How to implement model parallelism?

KelleyYin · November 11, 2018, 7:43am

In my program, I have to build two different model for training . However, my cuda memory would be overflowed directly . So I want to distribute training in different GPUs for different models. My final loss contains of two parts, one part is independent and other is joint.

Dose anybody give me some suggestions ?

ptrblck · November 11, 2018, 12:04pm

Could you explain, how your independent and joint losses are created?
You could use something like this as a starter:

modelA = nn.Linear(10, 2).to('cuda:0')
modelB = nn.Linear(10, 2).to('cuda:1')

criterion = nn.CrossEntropyLoss()

optimizerA = optim.SGD(modelA.parameters(), lr=1e-3)
optimizerB = optim.SGD(modelB.parameters(), lr=1e-3)

for data, target in loader:
    # Get losses for separate models
    data, target = data.to('cuda:0'), target.to('cuda:0')
    output = modelA(data)
    lossA = criterion(output, target)
    
    data, target = data.to('cuda:1'), target.to('cuda:1')
    output = modelB(data)
    lossB = criterion(output, target)

I’m not sure how you would like to create the joint loss, i.e. just summing lossA and lossB wouldn’t change anything.

KelleyYin · November 11, 2018, 12:25pm

Thanks in advance .

modelA = nn.Linear(10, 2).to('cuda:0')
modelB = nn.Linear(10, 2).to('cuda:1')

criterion = nn.CrossEntropyLoss()

optimizerA = optim.SGD(modelA.parameters(), lr=1e-3)
optimizerB = optim.SGD(modelB.parameters(), lr=1e-3)
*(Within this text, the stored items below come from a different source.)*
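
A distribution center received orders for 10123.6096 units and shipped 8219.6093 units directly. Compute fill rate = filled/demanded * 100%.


FR = 8219.6093 / 10123.6096 * 100 = 81.1925

81.1925%


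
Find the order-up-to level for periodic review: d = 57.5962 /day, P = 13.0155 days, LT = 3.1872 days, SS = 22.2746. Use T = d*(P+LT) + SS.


P + LT = 16.2027
d*(P+LT) = 57.5962 * 16.2027 = 933.2139
T = 933.2139 + 22.2746 = 955.4885

955.4885 units


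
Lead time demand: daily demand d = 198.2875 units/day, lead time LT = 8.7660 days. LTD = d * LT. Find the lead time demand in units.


LTD = 198.2875 * 8.7660 = 1738.1882

1738.1882 units


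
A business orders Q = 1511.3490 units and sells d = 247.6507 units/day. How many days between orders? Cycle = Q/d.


Cycle = 1511.3490 / 247.6507 = 6.1027

6.1027 days


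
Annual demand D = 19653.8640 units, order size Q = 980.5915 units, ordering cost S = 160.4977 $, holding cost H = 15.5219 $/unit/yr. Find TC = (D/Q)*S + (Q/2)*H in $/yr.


Ordering cost = D*S/Q = 3216.8339
Holding cost = Q*H/2 = 7610.3216
TC = 3216.8339 + 7610.3216 = 10827.1555

10827.1555 $/yr


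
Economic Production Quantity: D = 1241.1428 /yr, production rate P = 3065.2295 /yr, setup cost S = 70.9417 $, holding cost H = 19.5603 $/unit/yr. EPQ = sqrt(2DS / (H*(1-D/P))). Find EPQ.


1 - D/P = 1 - 0.4049 = 0.5951
H*(1-D/P) = 11.6401
2DS = 176097.5603
EPQ = sqrt(15128.4818) = 122.9979

122.9979 units


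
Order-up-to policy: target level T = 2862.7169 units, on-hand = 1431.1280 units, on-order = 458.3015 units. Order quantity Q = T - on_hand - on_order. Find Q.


Inventory position = OH + OO = 1431.1280 + 458.3015 = 1889.4295
Q = 2862.7169 - 1889.4295 = 973.2874

973.2874 units


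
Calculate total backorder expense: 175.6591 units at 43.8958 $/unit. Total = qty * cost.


Total = 175.6591 * 43.8958 = 7710.6967

7710.6967 $


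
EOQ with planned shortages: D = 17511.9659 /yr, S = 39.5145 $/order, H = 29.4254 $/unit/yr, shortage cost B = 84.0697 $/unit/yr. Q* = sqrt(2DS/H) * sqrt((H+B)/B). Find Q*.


sqrt(2DS/H) = 216.8700
sqrt((H+B)/B) = 1.1619
Q* = 216.8700 * 1.1619 = 251.9813

251.9813 units


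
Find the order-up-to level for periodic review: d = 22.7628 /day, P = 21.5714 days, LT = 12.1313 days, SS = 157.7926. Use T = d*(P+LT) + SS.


P + LT = 33.7027
d*(P+LT) = 22.7628 * 33.7027 = 767.1678
T = 767.1678 + 157.7926 = 924.9604

924.9604 units


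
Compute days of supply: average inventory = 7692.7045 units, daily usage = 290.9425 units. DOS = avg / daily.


DOS = 7692.7045 / 290.9425 = 26.4406

26.4406 days


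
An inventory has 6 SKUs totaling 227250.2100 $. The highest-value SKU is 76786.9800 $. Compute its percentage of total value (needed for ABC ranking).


Top item = 76786.9800
Total = 227250.2100
Percentage = 76786.9800 / 227250.2100 * 100 = 33.7896

33.7896%


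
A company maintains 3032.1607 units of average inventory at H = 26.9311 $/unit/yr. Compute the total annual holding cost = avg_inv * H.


Cost = 3032.1607 * 26.9311 = 81659.4230

81659.4230 $/yr


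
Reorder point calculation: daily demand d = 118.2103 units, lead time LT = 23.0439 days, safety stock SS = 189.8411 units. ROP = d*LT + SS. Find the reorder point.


d*LT = 118.2103 * 23.0439 = 2724.0263
ROP = 2724.0263 + 189.8411 = 2913.8674

2913.8674 units


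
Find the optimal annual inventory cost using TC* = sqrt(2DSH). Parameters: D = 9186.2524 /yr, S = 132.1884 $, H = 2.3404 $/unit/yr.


2*D*S*H = 5683970.3644
TC* = sqrt(5683970.3644) = 2384.1079

2384.1079 $/yr


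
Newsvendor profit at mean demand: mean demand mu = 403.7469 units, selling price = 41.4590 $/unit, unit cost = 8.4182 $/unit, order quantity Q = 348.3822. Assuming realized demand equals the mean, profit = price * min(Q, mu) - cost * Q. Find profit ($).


Sales at mu = min(348.3822, 403.7469) = 348.3822
Revenue = 41.4590 * 348.3822 = 14443.5776
Total cost = 8.4182 * 348.3822 = 2932.7510
Profit = 14443.5776 - 2932.7510 = 11510.8266

11510.8266 $


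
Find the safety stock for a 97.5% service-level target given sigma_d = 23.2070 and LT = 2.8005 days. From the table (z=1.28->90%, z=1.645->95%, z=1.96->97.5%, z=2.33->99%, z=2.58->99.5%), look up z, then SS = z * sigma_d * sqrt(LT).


From the table, SL = 97.5% corresponds to z = 1.96
sqrt(LT) = sqrt(2.8005) = 1.6735
SS = 1.96 * 23.2070 * 1.6735 = 76.1190

76.1190 units


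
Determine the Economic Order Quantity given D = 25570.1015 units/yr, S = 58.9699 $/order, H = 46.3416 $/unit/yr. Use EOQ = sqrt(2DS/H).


2*D*S = 2 * 25570.1015 * 58.9699 = 3015732.6569
2*D*S/H = 65076.1445
EOQ = sqrt(65076.1445) = 255.1003

255.1003 units


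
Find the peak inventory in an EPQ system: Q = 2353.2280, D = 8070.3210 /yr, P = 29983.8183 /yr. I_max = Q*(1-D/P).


D/P = 0.2692
1 - D/P = 0.7308
I_max = 2353.2280 * 0.7308 = 1719.8428

1719.8428 units


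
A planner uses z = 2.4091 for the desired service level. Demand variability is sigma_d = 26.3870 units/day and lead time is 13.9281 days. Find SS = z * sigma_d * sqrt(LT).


sqrt(LT) = sqrt(13.9281) = 3.7320
SS = 2.4091 * 26.3870 * 3.7320 = 237.2416

237.2416 units


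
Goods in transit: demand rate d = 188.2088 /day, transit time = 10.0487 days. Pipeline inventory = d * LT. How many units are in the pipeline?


Pipeline = 188.2088 * 10.0487 = 1891.2538

1891.2538 units


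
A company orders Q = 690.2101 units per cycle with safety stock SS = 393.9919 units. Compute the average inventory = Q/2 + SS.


Q/2 = 345.1051
Avg = 345.1051 + 393.9919 = 739.0969

739.0969 units


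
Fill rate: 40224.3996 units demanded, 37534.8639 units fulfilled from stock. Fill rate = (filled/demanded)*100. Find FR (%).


FR = 37534.8639 / 40224.3996 * 100 = 93.3137

93.3137%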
for ((dataA, targetA), (dataB, targetB)) in zip(loader_A, loader_B):
    # Get losses for separate models
    dataA, targetA = dataA.to('cuda:0'), targetA.to('cuda:0')
    outputA = modelA(dataA)
    lossA = criterion(outputA, targetA)
    
    dataB, targetB = dataB.to('cuda:1'), targetB.to('cuda:1')
    outputB = modelB(dataB)
    lossB = criterion(output, target)

    lossC = torch.nn.CosineSimilarity(ouputA, outputB)
 
    final_loss = lossA + lossB + lossC

In above snippet, we aim to eliminate the discrepancy in between two independent systems. Therefore, we should jointly train them .

ptrblck · November 11, 2018, 9:10pm

In your code snippet you’ll most likely get an error stating some tensors are not on the same device.
Since outputA and outputB are on GPU0 and GPU1, respectively, you should push them to the same device.
Could you try the following:

...
lossC = torch.nn.CosineSimilarity(outputA, outputB.to('cuda:0')) # lossC is now on cuda:0
final_loss = lossA + lossB.to('cuda:0') + lossC

KelleyYin · November 12, 2018, 7:48am

Yes , you are right . But the lossB have been moved to GPU 0. I wonder that could affect gradient of modelB in backward operation . Could modelB parameters be updated synchronously ?

Thanks for your reply again.

ptrblck · November 12, 2018, 11:47am

The gradients should lay on GPU1 for lossB, so it shouldn’t be a problem. You can check it with:

print(modelB.weight.grad.device)